KANO : Five explosions at a bus park in northern Nigeria's main city of Kano killed at least 25 people on Monday, a Reuters witness said, in an area where Islamist sect Boko Haram is waging an insurgency against the government.
The coordinated bombing came as an audio tape emerged of a man saying he was the father of a family of seven French tourists kidnapped by Boko Haram militants.
Initial reports indicated that two suicide bombers rammed a car packed with explosives into a bus at the New Road station in Sabon Gari, a predominantly Christian neighbourhood in the majority Muslim city.
Several explosions were heard following the initial blast, sparking panic as bloodied bystanders including some with serious injuries fled the scene as soldiers arrived to cordon off the area.
Kano, the largest city in Nigeria’s mainly Muslim north, has been repeatedly targeted by group Boko Haram, blamed for killing hundreds in the region since 2009.
“I saw three buses on fire. One of them was fully loaded with passengers waiting to leave the station at the time of the blasts… There are at least 20 dead,” said the rescue official who requested anonymity as he was not authorised to speak to journalists.
“The figure may rise,” he added.
A senior security official in Kano, who also declined to be named, told AFP he believed the death toll was “massive”, describing the figure of 20 as an “understatement”, without giving a precise toll.
Fatima Abdullahi, 30, who had boarded a bus scheduled to head south, said she saw a car with two men inside ram into a nearby bus.
“There was a huge explosion followed by another. The bus went up in flames,” she told AFP at a hospital in Kano where she was being treated for her injuries.
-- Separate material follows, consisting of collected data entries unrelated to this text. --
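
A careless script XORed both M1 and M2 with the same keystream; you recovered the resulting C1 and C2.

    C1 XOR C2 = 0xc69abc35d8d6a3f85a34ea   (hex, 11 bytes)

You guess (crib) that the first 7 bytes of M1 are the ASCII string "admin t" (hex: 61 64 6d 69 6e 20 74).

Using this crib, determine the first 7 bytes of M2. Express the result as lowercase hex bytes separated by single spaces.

a7 fe d1 5c b6 f6 d7

Since C1 ⊕ C2 = M1 ⊕ M2, XORing with the guessed M1 bytes yields the corresponding M2 bytes: M2 = (C1 ⊕ C2) ⊕ M1.
11000110 ⊕ 01100001 = 10100111
10011010 ⊕ 01100100 = 11111110
10111100 ⊕ 01101101 = 11010001
00110101 ⊕ 01101001 = 01011100
11011000 ⊕ 01101110 = 10110110
11010110 ⊕ 00100000 = 11110110
10100011 ⊕ 01110100 = 11010111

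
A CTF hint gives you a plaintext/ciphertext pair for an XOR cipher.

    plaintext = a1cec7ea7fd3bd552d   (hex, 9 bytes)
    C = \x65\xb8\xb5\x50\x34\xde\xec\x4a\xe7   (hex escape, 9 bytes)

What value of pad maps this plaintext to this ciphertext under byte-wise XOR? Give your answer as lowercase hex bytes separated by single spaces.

c4 76 72 ba 4b 0d 51 1f ca

Since C = plaintext ⊕ pad, XORing both sides with plaintext gives pad = plaintext ⊕ C.
byte 0: 161 XOR 101 = 196
byte 1: 206 XOR 184 = 118
byte 2: 199 XOR 181 = 114
byte 3: 234 XOR  80 = 186
byte 4: 127 XOR  52 =  75
byte 5: 211 XOR 222 =  13
byte 6: 189 XOR 236 =  81
byte 7:  85 XOR  74 =  31
byte 8:  45 XOR 231 = 202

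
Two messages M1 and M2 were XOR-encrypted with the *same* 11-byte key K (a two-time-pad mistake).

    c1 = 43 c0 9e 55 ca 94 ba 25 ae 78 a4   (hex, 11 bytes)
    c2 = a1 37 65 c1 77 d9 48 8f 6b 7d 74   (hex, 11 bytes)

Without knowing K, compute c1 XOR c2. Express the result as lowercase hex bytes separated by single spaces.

c1 ⊕ c2 = (M1 ⊕ K) ⊕ (M2 ⊕ K) = M1 ⊕ M2 — the shared key cancels under XOR.
43 ⊕ a1 = e2
c0 ⊕ 37 = f7
9e ⊕ 65 = fb
55 ⊕ c1 = 94
ca ⊕ 77 = bd
94 ⊕ d9 = 4d
ba ⊕ 48 = f2
25 ⊕ 8f = aa
ae ⊕ 6b = c5
78 ⊕ 7d = 05
a4 ⊕ 74 = d0

e2 f7 fb 94 bd 4d f2 aa c5 05 d0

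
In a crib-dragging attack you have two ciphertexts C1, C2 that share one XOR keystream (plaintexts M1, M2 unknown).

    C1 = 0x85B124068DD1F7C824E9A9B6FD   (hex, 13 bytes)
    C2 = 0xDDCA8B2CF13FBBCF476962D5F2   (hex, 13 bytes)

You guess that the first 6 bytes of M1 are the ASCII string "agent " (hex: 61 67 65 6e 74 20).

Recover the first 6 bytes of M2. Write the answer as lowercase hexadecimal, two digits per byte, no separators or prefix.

391cca4408ce

First, C1 ⊕ C2 = (M1 ⊕ K) ⊕ (M2 ⊕ K) = M1 ⊕ M2, so the key drops out. Then M2 = (M1 ⊕ M2) ⊕ M1 over the first 6 bytes.
byte 0: (85 XOR dd) XOR 61 = 58 XOR 61 = 39
byte 1: (b1 XOR ca) XOR 67 = 7b XOR 67 = 1c
byte 2: (24 XOR 8b) XOR 65 = af XOR 65 = ca
byte 3: (06 XOR 2c) XOR 6e = 2a XOR 6e = 44
byte 4: (8d XOR f1) XOR 74 = 7c XOR 74 = 08
byte 5: (d1 XOR 3f) XOR 20 = ee XOR 20 = ce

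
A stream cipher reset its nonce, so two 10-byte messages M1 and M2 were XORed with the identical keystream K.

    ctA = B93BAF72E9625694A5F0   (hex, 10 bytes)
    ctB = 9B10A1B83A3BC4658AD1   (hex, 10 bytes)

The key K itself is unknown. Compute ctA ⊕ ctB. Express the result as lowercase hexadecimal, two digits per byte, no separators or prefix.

ctA ⊕ ctB = (M1 ⊕ K) ⊕ (M2 ⊕ K) = M1 ⊕ M2 — the shared key cancels under XOR.
b9 ⊕ 9b = 22
3b ⊕ 10 = 2b
af ⊕ a1 = 0e
72 ⊕ b8 = ca
e9 ⊕ 3a = d3
62 ⊕ 3b = 59
56 ⊕ c4 = 92
94 ⊕ 65 = f1
a5 ⊕ 8a = 2f
f0 ⊕ d1 = 21

222b0ecad35992f12f21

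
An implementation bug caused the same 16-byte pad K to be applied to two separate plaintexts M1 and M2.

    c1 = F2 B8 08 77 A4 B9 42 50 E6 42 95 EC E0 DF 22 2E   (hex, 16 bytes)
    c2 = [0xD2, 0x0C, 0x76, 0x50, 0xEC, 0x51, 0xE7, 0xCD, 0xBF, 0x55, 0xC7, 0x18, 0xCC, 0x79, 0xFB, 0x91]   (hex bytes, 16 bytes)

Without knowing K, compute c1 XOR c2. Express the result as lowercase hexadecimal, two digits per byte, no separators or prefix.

c1 ⊕ c2 = (M1 ⊕ K) ⊕ (M2 ⊕ K) = M1 ⊕ M2 — the shared key cancels under XOR.
242 xor 210 =  32
184 xor  12 = 180
  8 xor 118 = 126
119 xor  80 =  39
164 xor 236 =  72
185 xor  81 = 232
 66 xor 231 = 165
 80 xor 205 = 157
230 xor 191 =  89
 66 xor  85 =  23
149 xor 199 =  82
236 xor  24 = 244
224 xor 204 =  44
223 xor 121 = 166
 34 xor 251 = 217
 46 xor 145 = 191

20b47e2748e8a59d591752f42ca6d9bf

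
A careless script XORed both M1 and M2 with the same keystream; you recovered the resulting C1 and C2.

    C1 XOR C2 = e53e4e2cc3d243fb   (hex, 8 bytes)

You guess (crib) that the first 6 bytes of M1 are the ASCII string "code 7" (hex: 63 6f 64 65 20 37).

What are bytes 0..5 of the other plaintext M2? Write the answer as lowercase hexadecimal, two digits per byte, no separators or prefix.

Since C1 ⊕ C2 = M1 ⊕ M2, XORing with the guessed M1 bytes yields the corresponding M2 bytes: M2 = (C1 ⊕ C2) ⊕ M1.
byte 0: 229 ⊕  99 = 134
byte 1:  62 ⊕ 111 =  81
byte 2:  78 ⊕ 100 =  42
byte 3:  44 ⊕ 101 =  73
byte 4: 195 ⊕  32 = 227
byte 5: 210 ⊕  55 = 229

86512a49e3e5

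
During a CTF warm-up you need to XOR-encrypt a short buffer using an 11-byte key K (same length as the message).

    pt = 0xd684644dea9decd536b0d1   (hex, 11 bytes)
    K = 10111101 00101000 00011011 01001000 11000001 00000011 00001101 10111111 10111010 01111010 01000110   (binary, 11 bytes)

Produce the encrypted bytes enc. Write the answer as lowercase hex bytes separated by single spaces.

6b ac 7f 05 2b 9e e1 6a 8c ca 97

XOR is its own inverse, so applying the key byte-wise gives the result directly.
d6 XOR bd = 6b
84 XOR 28 = ac
64 XOR 1b = 7f
4d XOR 48 = 05
ea XOR c1 = 2b
9d XOR 03 = 9e
ec XOR 0d = e1
d5 XOR bf = 6a
36 XOR ba = 8c
b0 XOR 7a = ca
d1 XOR 46 = 97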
Mechanic Tunde Kazeem, who works at the station, said he saw “people rushing out of the motor park” after the blasts, “some of them with blood on their clothes”.
The security source also said it was likely that suicide bombers carried out the attack, however details were still emerging and the cause had not yet been definitively confirmed.
There was also no immediate claim of responsibility, but the seemingly coordinated attack was likely to be blamed on Boko Haram.
The coordinated bombing came as an audio tape emerged of a man saying he was the father of a family of seven French tourists kidnapped by Boko Haram militants.
On the tape he read out a threat by them to increase kidnappings and suicide bombings in Cameroon, if authorities there detain more of the group's followers.
Boko Haram, which wants to carve an Islamic state out of Nigeria, has killed hundreds in gun and bomb attacks since it intensified its insurgency two years ago.
The sect and other related Islamist groups have become a threat to Nigeria, Africa's top oil producer, and Western interests there, and are increasingly menacing its neighbours like Cameroon.